In each case, without their community (testers, teachers or engineers, respectively) – there is no business.
Getting the Community Engaged
The general rule, per uTest’s CEO Doron Reuveni, is 99:1. You tend to get 90% stalkers (“just watching”), 9% of your users do a little, and then you have 1% that are really active. If you want a thriving community, you need to tap this 1% and really engage them. uTest’s top testers proudly sport uTest t-shirts, meet up at conferences, and help spread the word.
“Find these guys and they’ll lead the way for everyone.”
uTest has done so well at creating a loyal community that Doron told a story of a scary incident when uTest accidentally double-paid their testers. It was through PayPal, and there was no way for them to reverse the transaction. At the time, their revenue was about $1M/month and the extra pay was around $250,000 – so this was significant. Unsure what to do, they put up a blog post explaining the error to their users (a little self-deprecating humor in there – yes, we test our own software, but we still found a bug), and within 1 week, 99% of uTest’s testers voluntarily returned the excess pay.

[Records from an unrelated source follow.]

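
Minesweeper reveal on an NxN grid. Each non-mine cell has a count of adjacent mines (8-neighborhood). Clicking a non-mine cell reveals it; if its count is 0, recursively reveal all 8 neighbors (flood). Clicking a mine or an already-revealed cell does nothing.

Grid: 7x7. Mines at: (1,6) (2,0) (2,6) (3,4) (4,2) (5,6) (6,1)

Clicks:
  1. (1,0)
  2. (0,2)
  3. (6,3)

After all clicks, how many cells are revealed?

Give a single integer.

Answer: 31

Derivation:
Click 1 (1,0) count=1: revealed 1 new [(1,0)] -> total=1
Click 2 (0,2) count=0: revealed 19 new [(0,0) (0,1) (0,2) (0,3) (0,4) (0,5) (1,1) (1,2) (1,3) (1,4) (1,5) (2,1) (2,2) (2,3) (2,4) (2,5) (3,1) (3,2) (3,3)] -> total=20
Click 3 (6,3) count=0: revealed 11 new [(4,3) (4,4) (4,5) (5,2) (5,3) (5,4) (5,5) (6,2) (6,3) (6,4) (6,5)] -> total=31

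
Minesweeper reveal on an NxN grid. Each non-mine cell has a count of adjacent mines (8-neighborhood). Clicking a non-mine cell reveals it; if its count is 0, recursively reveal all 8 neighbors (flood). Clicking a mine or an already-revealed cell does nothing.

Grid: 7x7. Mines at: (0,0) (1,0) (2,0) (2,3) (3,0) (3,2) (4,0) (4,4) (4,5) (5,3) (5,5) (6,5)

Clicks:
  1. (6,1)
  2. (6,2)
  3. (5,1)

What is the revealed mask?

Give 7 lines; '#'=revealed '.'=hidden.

Answer: .......
.......
.......
.......
.......
###....
###....

Derivation:
Click 1 (6,1) count=0: revealed 6 new [(5,0) (5,1) (5,2) (6,0) (6,1) (6,2)] -> total=6
Click 2 (6,2) count=1: revealed 0 new [(none)] -> total=6
Click 3 (5,1) count=1: revealed 0 new [(none)] -> total=6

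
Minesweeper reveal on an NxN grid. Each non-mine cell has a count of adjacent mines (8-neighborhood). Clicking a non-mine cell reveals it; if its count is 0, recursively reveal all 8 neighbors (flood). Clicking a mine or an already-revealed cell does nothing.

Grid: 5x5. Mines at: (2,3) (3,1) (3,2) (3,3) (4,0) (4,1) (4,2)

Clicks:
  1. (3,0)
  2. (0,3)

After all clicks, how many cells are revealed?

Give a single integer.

Click 1 (3,0) count=3: revealed 1 new [(3,0)] -> total=1
Click 2 (0,3) count=0: revealed 13 new [(0,0) (0,1) (0,2) (0,3) (0,4) (1,0) (1,1) (1,2) (1,3) (1,4) (2,0) (2,1) (2,2)] -> total=14

Answer: 14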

Can you imagine that kind of loyalty from a traditional, big company’s customers??
Control it or Leave it to the Masses?
Of course, there’s a trade-off you have to make between centralized control for creating an amazing user experience (think: Uber) and a decentralized model where users rule and you can really tap the power of the community (think: Kickstarter). The Starfish and the Spider: The Unstoppable Power of Leaderless Organizations says the most powerful organizations will be those that can strike the right balance between the two.

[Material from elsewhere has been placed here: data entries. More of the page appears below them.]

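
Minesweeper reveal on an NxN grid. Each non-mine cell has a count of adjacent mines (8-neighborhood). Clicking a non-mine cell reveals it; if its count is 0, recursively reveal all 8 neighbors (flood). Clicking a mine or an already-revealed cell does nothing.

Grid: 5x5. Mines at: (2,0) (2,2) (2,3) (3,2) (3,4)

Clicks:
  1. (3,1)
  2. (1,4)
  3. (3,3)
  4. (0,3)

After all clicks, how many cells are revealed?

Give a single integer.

Click 1 (3,1) count=3: revealed 1 new [(3,1)] -> total=1
Click 2 (1,4) count=1: revealed 1 new [(1,4)] -> total=2
Click 3 (3,3) count=4: revealed 1 new [(3,3)] -> total=3
Click 4 (0,3) count=0: revealed 9 new [(0,0) (0,1) (0,2) (0,3) (0,4) (1,0) (1,1) (1,2) (1,3)] -> total=12

Answer: 12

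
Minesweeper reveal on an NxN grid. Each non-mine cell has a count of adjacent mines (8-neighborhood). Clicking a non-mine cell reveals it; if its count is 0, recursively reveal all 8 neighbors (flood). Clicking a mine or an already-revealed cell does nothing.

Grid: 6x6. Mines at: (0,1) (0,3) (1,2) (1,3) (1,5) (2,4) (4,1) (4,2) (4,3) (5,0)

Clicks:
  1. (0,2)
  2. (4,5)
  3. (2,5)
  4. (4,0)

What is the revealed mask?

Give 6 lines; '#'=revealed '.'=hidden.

Click 1 (0,2) count=4: revealed 1 new [(0,2)] -> total=1
Click 2 (4,5) count=0: revealed 6 new [(3,4) (3,5) (4,4) (4,5) (5,4) (5,5)] -> total=7
Click 3 (2,5) count=2: revealed 1 new [(2,5)] -> total=8
Click 4 (4,0) count=2: revealed 1 new [(4,0)] -> total=9

Answer: ..#...
......
.....#
....##
#...##
....##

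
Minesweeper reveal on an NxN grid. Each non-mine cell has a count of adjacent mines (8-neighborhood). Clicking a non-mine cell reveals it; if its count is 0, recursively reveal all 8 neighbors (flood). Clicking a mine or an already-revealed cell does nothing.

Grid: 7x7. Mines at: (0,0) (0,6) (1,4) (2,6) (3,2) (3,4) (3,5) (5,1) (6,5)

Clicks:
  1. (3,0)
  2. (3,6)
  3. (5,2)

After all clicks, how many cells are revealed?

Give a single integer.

Click 1 (3,0) count=0: revealed 8 new [(1,0) (1,1) (2,0) (2,1) (3,0) (3,1) (4,0) (4,1)] -> total=8
Click 2 (3,6) count=2: revealed 1 new [(3,6)] -> total=9
Click 3 (5,2) count=1: revealed 1 new [(5,2)] -> total=10

Answer: 10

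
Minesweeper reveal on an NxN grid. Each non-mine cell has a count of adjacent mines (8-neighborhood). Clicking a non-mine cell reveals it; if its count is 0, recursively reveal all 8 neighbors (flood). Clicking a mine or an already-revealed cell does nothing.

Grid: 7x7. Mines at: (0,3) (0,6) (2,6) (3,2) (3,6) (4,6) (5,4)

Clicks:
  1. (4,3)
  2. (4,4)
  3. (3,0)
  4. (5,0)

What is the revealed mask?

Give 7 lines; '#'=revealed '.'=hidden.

Answer: ###....
###....
###....
##.....
#####..
####...
####...

Derivation:
Click 1 (4,3) count=2: revealed 1 new [(4,3)] -> total=1
Click 2 (4,4) count=1: revealed 1 new [(4,4)] -> total=2
Click 3 (3,0) count=0: revealed 22 new [(0,0) (0,1) (0,2) (1,0) (1,1) (1,2) (2,0) (2,1) (2,2) (3,0) (3,1) (4,0) (4,1) (4,2) (5,0) (5,1) (5,2) (5,3) (6,0) (6,1) (6,2) (6,3)] -> total=24
Click 4 (5,0) count=0: revealed 0 new [(none)] -> total=24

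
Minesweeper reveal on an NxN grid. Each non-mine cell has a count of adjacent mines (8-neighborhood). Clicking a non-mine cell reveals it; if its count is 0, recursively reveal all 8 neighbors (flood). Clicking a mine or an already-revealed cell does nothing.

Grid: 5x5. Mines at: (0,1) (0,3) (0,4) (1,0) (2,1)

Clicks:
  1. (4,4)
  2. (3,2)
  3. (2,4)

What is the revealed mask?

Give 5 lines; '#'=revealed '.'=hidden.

Answer: .....
..###
..###
#####
#####

Derivation:
Click 1 (4,4) count=0: revealed 16 new [(1,2) (1,3) (1,4) (2,2) (2,3) (2,4) (3,0) (3,1) (3,2) (3,3) (3,4) (4,0) (4,1) (4,2) (4,3) (4,4)] -> total=16
Click 2 (3,2) count=1: revealed 0 new [(none)] -> total=16
Click 3 (2,4) count=0: revealed 0 new [(none)] -> total=16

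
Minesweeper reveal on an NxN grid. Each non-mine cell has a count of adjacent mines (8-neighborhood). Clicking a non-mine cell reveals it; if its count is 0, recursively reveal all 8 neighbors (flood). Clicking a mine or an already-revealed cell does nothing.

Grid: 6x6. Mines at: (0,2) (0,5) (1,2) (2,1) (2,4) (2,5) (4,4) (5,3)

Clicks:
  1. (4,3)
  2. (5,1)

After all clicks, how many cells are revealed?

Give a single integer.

Answer: 10

Derivation:
Click 1 (4,3) count=2: revealed 1 new [(4,3)] -> total=1
Click 2 (5,1) count=0: revealed 9 new [(3,0) (3,1) (3,2) (4,0) (4,1) (4,2) (5,0) (5,1) (5,2)] -> total=10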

They all obviously want quality contributors so people view them as a top source of testers/teachers/3D CAD Models. However, GrabCAD found when they’re too strict in what they expect from engineers, it leaves people intimidated and they get less engagement, so they’ve found themselves lowering their preferred bar to find that right balance.

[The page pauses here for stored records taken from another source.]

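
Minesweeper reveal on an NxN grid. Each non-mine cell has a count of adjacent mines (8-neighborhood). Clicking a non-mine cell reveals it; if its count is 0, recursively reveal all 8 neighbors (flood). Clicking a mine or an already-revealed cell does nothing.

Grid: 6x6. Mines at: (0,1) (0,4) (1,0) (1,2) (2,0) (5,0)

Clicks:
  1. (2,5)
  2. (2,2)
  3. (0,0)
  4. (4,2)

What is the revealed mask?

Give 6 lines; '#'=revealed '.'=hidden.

Answer: #.....
...###
.#####
.#####
.#####
.#####

Derivation:
Click 1 (2,5) count=0: revealed 23 new [(1,3) (1,4) (1,5) (2,1) (2,2) (2,3) (2,4) (2,5) (3,1) (3,2) (3,3) (3,4) (3,5) (4,1) (4,2) (4,3) (4,4) (4,5) (5,1) (5,2) (5,3) (5,4) (5,5)] -> total=23
Click 2 (2,2) count=1: revealed 0 new [(none)] -> total=23
Click 3 (0,0) count=2: revealed 1 new [(0,0)] -> total=24
Click 4 (4,2) count=0: revealed 0 new [(none)] -> total=24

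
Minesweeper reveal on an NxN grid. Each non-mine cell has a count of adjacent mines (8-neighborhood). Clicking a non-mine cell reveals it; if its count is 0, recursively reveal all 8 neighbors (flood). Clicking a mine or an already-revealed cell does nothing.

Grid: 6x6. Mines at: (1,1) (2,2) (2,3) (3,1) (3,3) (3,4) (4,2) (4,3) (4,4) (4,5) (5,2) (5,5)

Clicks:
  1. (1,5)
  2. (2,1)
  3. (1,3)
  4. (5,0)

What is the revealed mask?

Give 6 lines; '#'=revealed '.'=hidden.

Answer: ..####
..####
.#..##
......
##....
##....

Derivation:
Click 1 (1,5) count=0: revealed 10 new [(0,2) (0,3) (0,4) (0,5) (1,2) (1,3) (1,4) (1,5) (2,4) (2,5)] -> total=10
Click 2 (2,1) count=3: revealed 1 new [(2,1)] -> total=11
Click 3 (1,3) count=2: revealed 0 new [(none)] -> total=11
Click 4 (5,0) count=0: revealed 4 new [(4,0) (4,1) (5,0) (5,1)] -> total=15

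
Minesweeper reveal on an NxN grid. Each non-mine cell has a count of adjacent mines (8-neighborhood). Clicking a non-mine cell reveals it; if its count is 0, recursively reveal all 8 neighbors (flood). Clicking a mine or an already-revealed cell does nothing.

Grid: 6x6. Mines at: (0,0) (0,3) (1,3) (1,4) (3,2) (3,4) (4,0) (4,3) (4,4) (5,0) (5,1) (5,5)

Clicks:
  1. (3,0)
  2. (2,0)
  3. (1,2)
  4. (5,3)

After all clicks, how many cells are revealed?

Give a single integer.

Click 1 (3,0) count=1: revealed 1 new [(3,0)] -> total=1
Click 2 (2,0) count=0: revealed 5 new [(1,0) (1,1) (2,0) (2,1) (3,1)] -> total=6
Click 3 (1,2) count=2: revealed 1 new [(1,2)] -> total=7
Click 4 (5,3) count=2: revealed 1 new [(5,3)] -> total=8

Answer: 8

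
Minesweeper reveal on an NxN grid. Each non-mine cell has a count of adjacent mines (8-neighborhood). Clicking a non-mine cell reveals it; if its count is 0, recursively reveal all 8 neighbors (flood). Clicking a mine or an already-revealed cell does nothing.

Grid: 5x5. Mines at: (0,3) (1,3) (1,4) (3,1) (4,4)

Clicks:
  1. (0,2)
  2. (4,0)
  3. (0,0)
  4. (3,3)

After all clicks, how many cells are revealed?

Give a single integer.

Click 1 (0,2) count=2: revealed 1 new [(0,2)] -> total=1
Click 2 (4,0) count=1: revealed 1 new [(4,0)] -> total=2
Click 3 (0,0) count=0: revealed 8 new [(0,0) (0,1) (1,0) (1,1) (1,2) (2,0) (2,1) (2,2)] -> total=10
Click 4 (3,3) count=1: revealed 1 new [(3,3)] -> total=11

Answer: 11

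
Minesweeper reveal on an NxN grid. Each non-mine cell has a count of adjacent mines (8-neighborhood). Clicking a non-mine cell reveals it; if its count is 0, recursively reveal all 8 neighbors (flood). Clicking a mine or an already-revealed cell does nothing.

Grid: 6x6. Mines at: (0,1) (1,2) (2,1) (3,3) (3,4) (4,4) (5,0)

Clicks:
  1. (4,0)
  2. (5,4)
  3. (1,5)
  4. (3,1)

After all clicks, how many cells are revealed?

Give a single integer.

Answer: 12

Derivation:
Click 1 (4,0) count=1: revealed 1 new [(4,0)] -> total=1
Click 2 (5,4) count=1: revealed 1 new [(5,4)] -> total=2
Click 3 (1,5) count=0: revealed 9 new [(0,3) (0,4) (0,5) (1,3) (1,4) (1,5) (2,3) (2,4) (2,5)] -> total=11
Click 4 (3,1) count=1: revealed 1 new [(3,1)] -> total=12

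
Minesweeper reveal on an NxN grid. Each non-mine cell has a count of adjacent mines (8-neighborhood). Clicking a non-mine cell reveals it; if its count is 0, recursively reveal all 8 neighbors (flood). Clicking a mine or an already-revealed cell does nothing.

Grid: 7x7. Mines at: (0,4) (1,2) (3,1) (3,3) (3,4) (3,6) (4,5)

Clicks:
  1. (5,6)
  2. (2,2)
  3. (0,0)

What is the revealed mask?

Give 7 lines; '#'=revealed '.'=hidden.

Answer: ##.....
##.....
###....
.......
.......
......#
.......

Derivation:
Click 1 (5,6) count=1: revealed 1 new [(5,6)] -> total=1
Click 2 (2,2) count=3: revealed 1 new [(2,2)] -> total=2
Click 3 (0,0) count=0: revealed 6 new [(0,0) (0,1) (1,0) (1,1) (2,0) (2,1)] -> total=8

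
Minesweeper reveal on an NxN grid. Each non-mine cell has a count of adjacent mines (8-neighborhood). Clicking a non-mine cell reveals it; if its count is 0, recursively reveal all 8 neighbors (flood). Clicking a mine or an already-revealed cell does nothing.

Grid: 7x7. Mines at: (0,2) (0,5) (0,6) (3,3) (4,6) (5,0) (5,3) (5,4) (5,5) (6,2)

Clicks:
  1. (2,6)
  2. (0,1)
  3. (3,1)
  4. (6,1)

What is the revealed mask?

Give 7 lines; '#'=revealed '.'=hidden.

Answer: ##.....
###.###
###.###
###.###
###....
.......
.#.....

Derivation:
Click 1 (2,6) count=0: revealed 9 new [(1,4) (1,5) (1,6) (2,4) (2,5) (2,6) (3,4) (3,5) (3,6)] -> total=9
Click 2 (0,1) count=1: revealed 1 new [(0,1)] -> total=10
Click 3 (3,1) count=0: revealed 13 new [(0,0) (1,0) (1,1) (1,2) (2,0) (2,1) (2,2) (3,0) (3,1) (3,2) (4,0) (4,1) (4,2)] -> total=23
Click 4 (6,1) count=2: revealed 1 new [(6,1)] -> total=24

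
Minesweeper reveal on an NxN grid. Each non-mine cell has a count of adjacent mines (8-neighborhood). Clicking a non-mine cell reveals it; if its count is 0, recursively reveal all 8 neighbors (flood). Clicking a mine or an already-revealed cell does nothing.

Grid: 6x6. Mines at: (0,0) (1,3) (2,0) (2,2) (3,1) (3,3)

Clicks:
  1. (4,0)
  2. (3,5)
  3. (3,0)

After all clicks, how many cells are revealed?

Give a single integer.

Click 1 (4,0) count=1: revealed 1 new [(4,0)] -> total=1
Click 2 (3,5) count=0: revealed 19 new [(0,4) (0,5) (1,4) (1,5) (2,4) (2,5) (3,4) (3,5) (4,1) (4,2) (4,3) (4,4) (4,5) (5,0) (5,1) (5,2) (5,3) (5,4) (5,5)] -> total=20
Click 3 (3,0) count=2: revealed 1 new [(3,0)] -> total=21

Answer: 21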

Per Michael Karnjanaprakorn, Skillshare’s CEO, all communities need some type of trust and rating system. Skillshare bases theirs on positivity – highlighting what’s good about teachers and what the students would like to see.
uTest has created a whole system around incentivizing testers who do well. As testers do better, they increase in levels – which means higher rates and more visibility, leading to more work and more money. If someone “misbehaves” or doesn’t do a good job, they end up not getting work and eventually leave. Thus, the system perpetuates advancing quality testers while strongly dissuading the bad apples so they no longer have a reason to stay.
Which audience do you build up: The contributors or the buyers?
Another big question is which side do you go after? The supply (testers/teachers/engineers) or the demand (the people who pay for their work).
Skillshare said this was rarely in balance – they’d go after teachers, then students, then back. But now, they only focus on the teachers because if they get really awesome teachers, students will find them.
Learning from the Community
For all three, a critical role in their startups is Community Manager, someone whose job it is to listen to the community.
GrabCAD recognizes that their success is all about how healthy their community is and so it’s essential that the community manager report up to the very top of the organization.
“You can’t plan how people will use your community. They’ll do what they want.” – Hardi Meybaum, GrabCAD’s CEO
By listening, GrabCAD pivoted from a marketplace for engineers to being the GitHub for engineers. A move that they wouldn’t have predicted but today 10% of the world’s mechanical engineers are registered with this 3 year old company.